Mathematical Data Science
Michael R. Douglas, Kyu-Hwan Lee
TL;DR
This paper introduces the mathematical data science (MDS) paradigm, proposing that ML can help study mathematical objects collectively by constructing precise datasets and interpreting results to conjecture and prove new structures. It presents two case studies: murmuration phenomena in elliptic curves via $a_p$-invariants and PCA-driven rank separation, and the analysis of Kronecker coefficients through loading-based embeddings derived from similitude and difference matrices. The elliptic-curve study achieves near-perfect rank classification and reveals scale-invariant oscillations, while the Kronecker study achieves high nonzero-vs-zero classification accuracy and uncovers structural loadings ($a$-loadings and $b$-loadings) with informative distributions and conditional behavior. Together, these examples illustrate how MDS can guide mathematical discovery with human insight, model simplicity, and rigorous interpretation, potentially leading to new conjectures and proofs.
Abstract
Can machine learning help discover new mathematical structures?

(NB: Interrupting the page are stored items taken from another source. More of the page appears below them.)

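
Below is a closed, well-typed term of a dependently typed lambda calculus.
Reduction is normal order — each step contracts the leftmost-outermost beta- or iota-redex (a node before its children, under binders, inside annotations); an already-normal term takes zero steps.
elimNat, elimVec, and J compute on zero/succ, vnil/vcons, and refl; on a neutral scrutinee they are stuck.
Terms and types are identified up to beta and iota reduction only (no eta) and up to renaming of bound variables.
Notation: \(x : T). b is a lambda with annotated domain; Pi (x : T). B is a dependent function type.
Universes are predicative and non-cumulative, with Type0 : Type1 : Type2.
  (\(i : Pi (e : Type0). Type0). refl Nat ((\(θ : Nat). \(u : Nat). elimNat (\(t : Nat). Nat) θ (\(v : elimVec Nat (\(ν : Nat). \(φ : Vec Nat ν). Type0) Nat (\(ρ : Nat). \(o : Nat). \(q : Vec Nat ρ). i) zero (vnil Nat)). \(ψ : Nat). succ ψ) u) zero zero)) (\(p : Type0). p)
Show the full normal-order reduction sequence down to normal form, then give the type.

normal-order reduction:
  (\(i : Pi (e : Type0). Type0). refl Nat ((\(θ : Nat). \(u : Nat). elimNat (\(t : Nat). Nat) θ (\(v : elimVec Nat (\(ν : Nat). \(φ : Vec Nat ν). Type0) Nat (\(ρ : Nat). \(o : Nat). \(q : Vec Nat ρ). i) zero (vnil Nat)). \(ψ : Nat). succ ψ) u) zero zero)) (\(p : Type0). p)
  ~> refl Nat ((\(i : Nat). \(e : Nat). elimNat (\(θ : Nat). Nat) i (\(u : elimVec Nat (\(t : Nat). \(v : Vec Nat t). Type0) Nat (\(ν : Nat). \(φ : Nat). \(ρ : Vec Nat ν). \(o : Type0). o) zero (vnil Nat)). \(q : Nat). succ q) e) zero zero)
  ~> refl Nat ((\(i : Nat). elimNat (\(e : Nat). Nat) zero (\(θ : elimVec Nat (\(u : Nat). \(t : Vec Nat u). Type0) Nat (\(v : Nat). \(ν : Nat). \(φ : Vec Nat v). \(ρ : Type0). ρ) zero (vnil Nat)). \(o : Nat). succ o) i) zero)
  ~> refl Nat (elimNat (\(i : Nat). Nat) zero (\(e : elimVec Nat (\(θ : Nat). \(u : Vec Nat θ). Type0) Nat (\(t : Nat). \(v : Nat). \(ν : Vec Nat t). \(φ : Type0). φ) zero (vnil Nat)). \(ρ : Nat). succ ρ) zero)
  ~> refl Nat zero
the term's type:
  Eq Nat zero zero


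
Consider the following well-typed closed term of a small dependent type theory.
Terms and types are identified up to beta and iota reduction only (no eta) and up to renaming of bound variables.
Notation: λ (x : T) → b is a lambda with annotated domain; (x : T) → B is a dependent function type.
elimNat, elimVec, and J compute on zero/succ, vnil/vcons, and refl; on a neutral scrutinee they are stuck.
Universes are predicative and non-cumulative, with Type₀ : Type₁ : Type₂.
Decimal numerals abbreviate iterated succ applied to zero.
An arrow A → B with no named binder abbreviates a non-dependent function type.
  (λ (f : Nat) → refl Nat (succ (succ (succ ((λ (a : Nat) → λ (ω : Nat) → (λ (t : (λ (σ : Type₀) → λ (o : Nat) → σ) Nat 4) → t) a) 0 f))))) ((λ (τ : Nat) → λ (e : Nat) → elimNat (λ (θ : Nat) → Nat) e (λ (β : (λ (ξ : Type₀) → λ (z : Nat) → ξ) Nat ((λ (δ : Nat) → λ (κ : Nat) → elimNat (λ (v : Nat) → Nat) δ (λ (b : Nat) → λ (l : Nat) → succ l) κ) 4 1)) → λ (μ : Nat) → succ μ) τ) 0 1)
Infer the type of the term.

inferred type:
  Eq Nat 3 3


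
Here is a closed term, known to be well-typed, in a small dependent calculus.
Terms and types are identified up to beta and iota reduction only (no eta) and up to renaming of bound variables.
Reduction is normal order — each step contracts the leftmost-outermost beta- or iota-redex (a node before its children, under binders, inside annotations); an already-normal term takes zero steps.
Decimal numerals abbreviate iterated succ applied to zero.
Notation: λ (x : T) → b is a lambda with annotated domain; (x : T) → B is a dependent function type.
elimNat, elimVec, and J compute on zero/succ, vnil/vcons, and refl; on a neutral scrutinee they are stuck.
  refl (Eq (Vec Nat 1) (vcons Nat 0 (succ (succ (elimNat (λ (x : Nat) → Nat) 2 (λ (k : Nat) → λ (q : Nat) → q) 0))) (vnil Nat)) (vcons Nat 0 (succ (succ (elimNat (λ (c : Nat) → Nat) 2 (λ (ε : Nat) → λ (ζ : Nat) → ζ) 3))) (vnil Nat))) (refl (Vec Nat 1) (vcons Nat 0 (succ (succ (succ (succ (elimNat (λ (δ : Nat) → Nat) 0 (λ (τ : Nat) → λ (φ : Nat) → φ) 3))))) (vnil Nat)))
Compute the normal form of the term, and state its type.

normal form:
  refl (Eq (Vec Nat 1) (vcons Nat 0 4 (vnil Nat)) (vcons Nat 0 4 (vnil Nat))) (refl (Vec Nat 1) (vcons Nat 0 4 (vnil Nat)))
inferred type:
  Eq (Eq (Vec Nat 1) (vcons Nat 0 4 (vnil Nat)) (vcons Nat 0 4 (vnil Nat))) (refl (Vec Nat 1) (vcons Nat 0 4 (vnil Nat))) (refl (Vec Nat 1) (vcons Nat 0 4 (vnil Nat)))


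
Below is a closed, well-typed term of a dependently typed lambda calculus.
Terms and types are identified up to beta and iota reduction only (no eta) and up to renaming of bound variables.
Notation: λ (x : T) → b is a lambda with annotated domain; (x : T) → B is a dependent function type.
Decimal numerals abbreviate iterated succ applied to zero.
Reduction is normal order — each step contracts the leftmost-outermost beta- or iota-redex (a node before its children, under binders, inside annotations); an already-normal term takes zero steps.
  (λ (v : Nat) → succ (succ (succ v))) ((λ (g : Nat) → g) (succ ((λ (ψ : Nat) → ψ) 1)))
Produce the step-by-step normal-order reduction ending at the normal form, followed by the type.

reduction (normal order):
  (λ (v : Nat) → succ (succ (succ v))) ((λ (g : Nat) → g) (succ ((λ (ψ : Nat) → ψ) 1)))
  ~> succ (succ (succ ((λ (v : Nat) → v) (succ ((λ (g : Nat) → g) 1)))))
  ~> succ (succ (succ (succ ((λ (v : Nat) → v) 1))))
  ~> 5
type:
  Nat


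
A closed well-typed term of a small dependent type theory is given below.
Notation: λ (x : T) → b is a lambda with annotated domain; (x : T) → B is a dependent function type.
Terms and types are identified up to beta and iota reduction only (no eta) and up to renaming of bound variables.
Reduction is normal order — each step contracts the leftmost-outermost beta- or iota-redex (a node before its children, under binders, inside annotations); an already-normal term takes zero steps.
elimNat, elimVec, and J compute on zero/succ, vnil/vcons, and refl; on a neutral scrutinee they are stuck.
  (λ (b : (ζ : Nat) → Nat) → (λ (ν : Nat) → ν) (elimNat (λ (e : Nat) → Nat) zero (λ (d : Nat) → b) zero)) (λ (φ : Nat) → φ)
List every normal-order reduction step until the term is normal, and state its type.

normal-order reduction sequence:
  (λ (b : (ζ : Nat) → Nat) → (λ (ν : Nat) → ν) (elimNat (λ (e : Nat) → Nat) zero (λ (d : Nat) → b) zero)) (λ (φ : Nat) → φ)
  ~> (λ (b : Nat) → b) (elimNat (λ (ζ : Nat) → Nat) zero (λ (ν : Nat) → λ (e : Nat) → e) zero)
  ~> elimNat (λ (b : Nat) → Nat) zero (λ (ζ : Nat) → λ (ν : Nat) → ν) zero
  ~> zero
the term's type:
  Nat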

In this article we discuss an approach to doing this which one can call "mathematical data science". In this paradigm, one studies mathematical objects collectively rather than individually, by creating datasets and doing machine learning experiments and interpretations. After an overview, we present two case studies: murmurations in number theory and loadings of partitions related to Kronecker coefficients in representation theory and combinatorics.